Working with contractors can make a lot of sense for companies of all sizes. Sometimes the full-time hiring process takes too long. Sometimes the person you really want doesn't want to come on full-time. Whatever the case, when you do bring on contract tech talent, here are 6 simple tips to help you have the most productive and mutually enjoyable experience working with them.
1. Goals and Expectations
First and foremost, defining success in specific and measurable terms is crucial. Without it, you don't know where you stand and if you have succeeded. This includes the creation of a mutually acceptable scope of work, timeline and budget. Estimates can work well especially when the tasks at hand are new and/or novel.
As with all relationships, communication is paramount. You must define means and frequency of communication from the onset ensuring that you know what your contract tech talent is doing on a regular basis. Be clear about the kinds of things on which you want to be updated, how and when.
3. Single Point Of Contact
Ideally you want a single point of contact that conveys priorities and information to the contractor. If a contractor has three people whom she/he needs to report to and they have different goals and priorities, there is no way she/he can succeed.
As with managing any project, regular review and course correction is a best practice. There is nothing worse than getting to the end of the project and realizing someone was going in the wrong direction and could've been redirected with a little nudge had you only been paying closer attention and checking-in regularly. This is not to say micromanagement is better than no management. The right balance is needed.

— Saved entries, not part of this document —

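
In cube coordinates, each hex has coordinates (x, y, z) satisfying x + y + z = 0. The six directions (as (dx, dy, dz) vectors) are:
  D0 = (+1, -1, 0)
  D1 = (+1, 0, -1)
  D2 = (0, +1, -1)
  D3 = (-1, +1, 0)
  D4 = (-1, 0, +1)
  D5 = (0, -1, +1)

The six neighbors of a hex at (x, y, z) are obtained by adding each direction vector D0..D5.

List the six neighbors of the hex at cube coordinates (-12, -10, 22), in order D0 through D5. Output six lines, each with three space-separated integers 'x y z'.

Center: (-12, -10, 22). Add each direction:
  D0: (-12, -10, 22) + (1, -1, 0) = (-11, -11, 22)
  D1: (-12, -10, 22) + (1, 0, -1) = (-11, -10, 21)
  D2: (-12, -10, 22) + (0, 1, -1) = (-12, -9, 21)
  D3: (-12, -10, 22) + (-1, 1, 0) = (-13, -9, 22)
  D4: (-12, -10, 22) + (-1, 0, 1) = (-13, -10, 23)
  D5: (-12, -10, 22) + (0, -1, 1) = (-12, -11, 23)

Answer: -11 -11 22
-11 -10 21
-12 -9 21
-13 -9 22
-13 -10 23
-12 -11 23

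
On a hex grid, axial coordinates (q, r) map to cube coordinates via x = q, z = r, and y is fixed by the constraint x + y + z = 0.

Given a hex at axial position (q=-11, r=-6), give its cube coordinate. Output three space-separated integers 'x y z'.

Answer: -11 17 -6

Derivation:
x = q = -11
z = r = -6
y = -x - z = -(-11) - (-6) = 17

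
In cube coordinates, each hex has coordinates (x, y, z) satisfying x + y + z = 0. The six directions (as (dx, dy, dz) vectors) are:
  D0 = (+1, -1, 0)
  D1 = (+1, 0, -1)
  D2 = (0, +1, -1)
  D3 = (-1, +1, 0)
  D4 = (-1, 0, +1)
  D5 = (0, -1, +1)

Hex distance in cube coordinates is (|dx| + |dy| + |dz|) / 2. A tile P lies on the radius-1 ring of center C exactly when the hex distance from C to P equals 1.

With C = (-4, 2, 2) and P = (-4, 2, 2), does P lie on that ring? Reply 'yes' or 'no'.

Answer: no

Derivation:
|px - cx| = |-4 - (-4)| = 0
|py - cy| = |2 - 2| = 0
|pz - cz| = |2 - 2| = 0
distance = (0+0+0)/2 = 0/2 = 0
radius = 1; distance != radius -> no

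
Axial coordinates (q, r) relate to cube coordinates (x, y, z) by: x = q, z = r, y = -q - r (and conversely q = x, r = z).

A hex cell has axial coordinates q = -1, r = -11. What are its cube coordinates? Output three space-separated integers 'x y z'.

x = q = -1
z = r = -11
y = -x - z = -(-1) - (-11) = 12

Answer: -1 12 -11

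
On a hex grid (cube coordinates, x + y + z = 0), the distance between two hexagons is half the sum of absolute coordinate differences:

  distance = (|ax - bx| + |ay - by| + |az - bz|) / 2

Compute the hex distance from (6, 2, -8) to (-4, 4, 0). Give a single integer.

|ax - bx| = |6 - (-4)| = 10
|ay - by| = |2 - 4| = 2
|az - bz| = |-8 - 0| = 8
distance = (10 + 2 + 8) / 2 = 20 / 2 = 10

Answer: 10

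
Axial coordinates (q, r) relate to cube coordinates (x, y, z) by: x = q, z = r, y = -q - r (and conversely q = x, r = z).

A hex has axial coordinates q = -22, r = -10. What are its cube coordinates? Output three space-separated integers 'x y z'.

x = q = -22
z = r = -10
y = -x - z = -(-22) - (-10) = 32

Answer: -22 32 -10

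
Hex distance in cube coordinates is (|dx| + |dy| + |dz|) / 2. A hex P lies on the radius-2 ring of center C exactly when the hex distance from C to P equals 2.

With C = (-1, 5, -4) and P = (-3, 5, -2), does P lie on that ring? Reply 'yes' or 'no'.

|px - cx| = |-3 - (-1)| = 2
|py - cy| = |5 - 5| = 0
|pz - cz| = |-2 - (-4)| = 2
distance = (2+0+2)/2 = 4/2 = 2
radius = 2; distance == radius -> yes

Answer: yes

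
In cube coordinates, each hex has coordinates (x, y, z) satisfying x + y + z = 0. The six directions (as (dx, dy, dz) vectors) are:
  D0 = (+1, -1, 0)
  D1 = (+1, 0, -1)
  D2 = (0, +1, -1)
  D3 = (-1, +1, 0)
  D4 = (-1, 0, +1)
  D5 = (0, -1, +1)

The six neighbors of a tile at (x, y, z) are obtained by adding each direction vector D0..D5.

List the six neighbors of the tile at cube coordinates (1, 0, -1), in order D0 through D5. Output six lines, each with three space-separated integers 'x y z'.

Center: (1, 0, -1). Add each direction:
  D0: (1, 0, -1) + (1, -1, 0) = (2, -1, -1)
  D1: (1, 0, -1) + (1, 0, -1) = (2, 0, -2)
  D2: (1, 0, -1) + (0, 1, -1) = (1, 1, -2)
  D3: (1, 0, -1) + (-1, 1, 0) = (0, 1, -1)
  D4: (1, 0, -1) + (-1, 0, 1) = (0, 0, 0)
  D5: (1, 0, -1) + (0, -1, 1) = (1, -1, 0)

Answer: 2 -1 -1
2 0 -2
1 1 -2
0 1 -1
0 0 0
1 -1 0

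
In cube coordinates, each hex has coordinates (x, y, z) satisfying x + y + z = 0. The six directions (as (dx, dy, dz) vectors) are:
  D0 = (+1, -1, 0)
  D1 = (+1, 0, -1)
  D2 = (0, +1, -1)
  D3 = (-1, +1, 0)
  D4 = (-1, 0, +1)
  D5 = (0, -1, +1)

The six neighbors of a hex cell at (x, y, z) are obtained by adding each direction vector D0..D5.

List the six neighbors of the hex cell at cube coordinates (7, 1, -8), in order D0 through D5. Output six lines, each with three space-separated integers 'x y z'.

Center: (7, 1, -8). Add each direction:
  D0: (7, 1, -8) + (1, -1, 0) = (8, 0, -8)
  D1: (7, 1, -8) + (1, 0, -1) = (8, 1, -9)
  D2: (7, 1, -8) + (0, 1, -1) = (7, 2, -9)
  D3: (7, 1, -8) + (-1, 1, 0) = (6, 2, -8)
  D4: (7, 1, -8) + (-1, 0, 1) = (6, 1, -7)
  D5: (7, 1, -8) + (0, -1, 1) = (7, 0, -7)

Answer: 8 0 -8
8 1 -9
7 2 -9
6 2 -8
6 1 -7
7 0 -7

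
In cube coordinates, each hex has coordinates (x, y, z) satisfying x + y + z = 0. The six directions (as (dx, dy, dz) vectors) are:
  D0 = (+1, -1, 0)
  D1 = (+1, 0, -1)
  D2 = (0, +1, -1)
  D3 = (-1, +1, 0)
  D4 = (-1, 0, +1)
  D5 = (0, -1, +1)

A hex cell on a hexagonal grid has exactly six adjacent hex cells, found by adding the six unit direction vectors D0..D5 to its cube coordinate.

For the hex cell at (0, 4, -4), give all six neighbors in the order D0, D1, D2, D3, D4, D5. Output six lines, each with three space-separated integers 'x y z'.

Answer: 1 3 -4
1 4 -5
0 5 -5
-1 5 -4
-1 4 -3
0 3 -3

Derivation:
Center: (0, 4, -4). Add each direction:
  D0: (0, 4, -4) + (1, -1, 0) = (1, 3, -4)
  D1: (0, 4, -4) + (1, 0, -1) = (1, 4, -5)
  D2: (0, 4, -4) + (0, 1, -1) = (0, 5, -5)
  D3: (0, 4, -4) + (-1, 1, 0) = (-1, 5, -4)
  D4: (0, 4, -4) + (-1, 0, 1) = (-1, 4, -3)
  D5: (0, 4, -4) + (0, -1, 1) = (0, 3, -3)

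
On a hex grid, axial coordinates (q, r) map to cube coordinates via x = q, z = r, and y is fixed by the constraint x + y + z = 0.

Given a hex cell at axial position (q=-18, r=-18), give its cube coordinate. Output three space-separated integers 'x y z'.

x = q = -18
z = r = -18
y = -x - z = -(-18) - (-18) = 36

Answer: -18 36 -18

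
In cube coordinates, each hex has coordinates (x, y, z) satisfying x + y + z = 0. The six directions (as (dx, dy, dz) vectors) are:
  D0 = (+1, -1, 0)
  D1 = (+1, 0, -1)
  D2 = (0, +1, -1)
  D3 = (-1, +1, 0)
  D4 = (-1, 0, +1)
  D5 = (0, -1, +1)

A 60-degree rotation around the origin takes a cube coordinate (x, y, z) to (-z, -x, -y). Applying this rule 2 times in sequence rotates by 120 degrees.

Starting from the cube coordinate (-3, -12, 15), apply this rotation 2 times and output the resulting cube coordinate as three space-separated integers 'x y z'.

Start: (-3, -12, 15)
Step 1: (-3, -12, 15) -> (-(15), -(-3), -(-12)) = (-15, 3, 12)
Step 2: (-15, 3, 12) -> (-(12), -(-15), -(3)) = (-12, 15, -3)

Answer: -12 15 -3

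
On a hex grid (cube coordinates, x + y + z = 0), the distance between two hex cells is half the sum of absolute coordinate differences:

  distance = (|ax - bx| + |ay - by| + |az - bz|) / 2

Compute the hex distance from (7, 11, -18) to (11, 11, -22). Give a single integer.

Answer: 4

Derivation:
|ax - bx| = |7 - 11| = 4
|ay - by| = |11 - 11| = 0
|az - bz| = |-18 - (-22)| = 4
distance = (4 + 0 + 4) / 2 = 8 / 2 = 4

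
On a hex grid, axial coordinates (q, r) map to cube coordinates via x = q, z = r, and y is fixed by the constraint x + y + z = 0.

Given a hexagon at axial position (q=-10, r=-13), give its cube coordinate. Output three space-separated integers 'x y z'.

x = q = -10
z = r = -13
y = -x - z = -(-10) - (-13) = 23

Answer: -10 23 -13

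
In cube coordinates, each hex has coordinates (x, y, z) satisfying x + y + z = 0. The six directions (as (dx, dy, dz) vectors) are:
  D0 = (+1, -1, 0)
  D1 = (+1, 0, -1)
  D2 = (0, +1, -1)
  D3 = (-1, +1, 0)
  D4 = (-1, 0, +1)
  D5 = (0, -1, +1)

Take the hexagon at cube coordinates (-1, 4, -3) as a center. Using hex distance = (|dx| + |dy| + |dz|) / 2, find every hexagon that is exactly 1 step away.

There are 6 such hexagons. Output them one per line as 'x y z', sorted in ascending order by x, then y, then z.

Walk ring at distance 1 from (-1, 4, -3):
Start at center + D4*1 = (-2, 4, -2)
  hex 0: (-2, 4, -2)
  hex 1: (-1, 3, -2)
  hex 2: (0, 3, -3)
  hex 3: (0, 4, -4)
  hex 4: (-1, 5, -4)
  hex 5: (-2, 5, -3)
Sorted: 6 hexes.

Answer: -2 4 -2
-2 5 -3
-1 3 -2
-1 5 -4
0 3 -3
0 4 -4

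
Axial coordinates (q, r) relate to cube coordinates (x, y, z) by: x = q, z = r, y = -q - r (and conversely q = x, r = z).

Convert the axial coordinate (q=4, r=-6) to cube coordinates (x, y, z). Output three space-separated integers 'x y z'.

x = q = 4
z = r = -6
y = -x - z = -(4) - (-6) = 2

Answer: 4 2 -6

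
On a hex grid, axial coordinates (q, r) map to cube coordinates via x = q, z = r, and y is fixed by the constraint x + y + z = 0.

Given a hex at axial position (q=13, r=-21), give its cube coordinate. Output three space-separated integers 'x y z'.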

5. They Are Contractors -- Treat them that way
Don't treat them like employees. This is for many reasons, not the least of which being that you can get in trouble with the IRS if you treat them too much like an employee (e.g. giving them a company email address, setting their hours, making them use your computers, etc.). Here are a few tips from Legalzoom regarding how to know if you are treating contractors as contractors:
- The worker should supply his or her own equipment, materials and tools
- All necessary materials are not supplied by the employer
- The worker can be discharged at anytime and can choose whether or not to come to work without fear of losing employment
- The worker controls the hours of employment
6. They Don't Need to be in Every Meeting
Finally, your contractor does not need to be in every meeting and on every call to understand every nuance. They stay focused on the tasks at hand without the endless distractions of meetings and calls on topics that are only mildly related to their engagement. As with managing anyone, giving them a sense of context and inspiring them will get you a better result so don't treat them like a machine.
Working with contractors can be amazing. They are most often professional, diligent, and self-directed. One of the great benefits of having a contract tech worker is their profound efficiency when managed properly. If you are clear with them about a specific set of tasks and you have the discipline to stick with that, they are the most efficient workers available.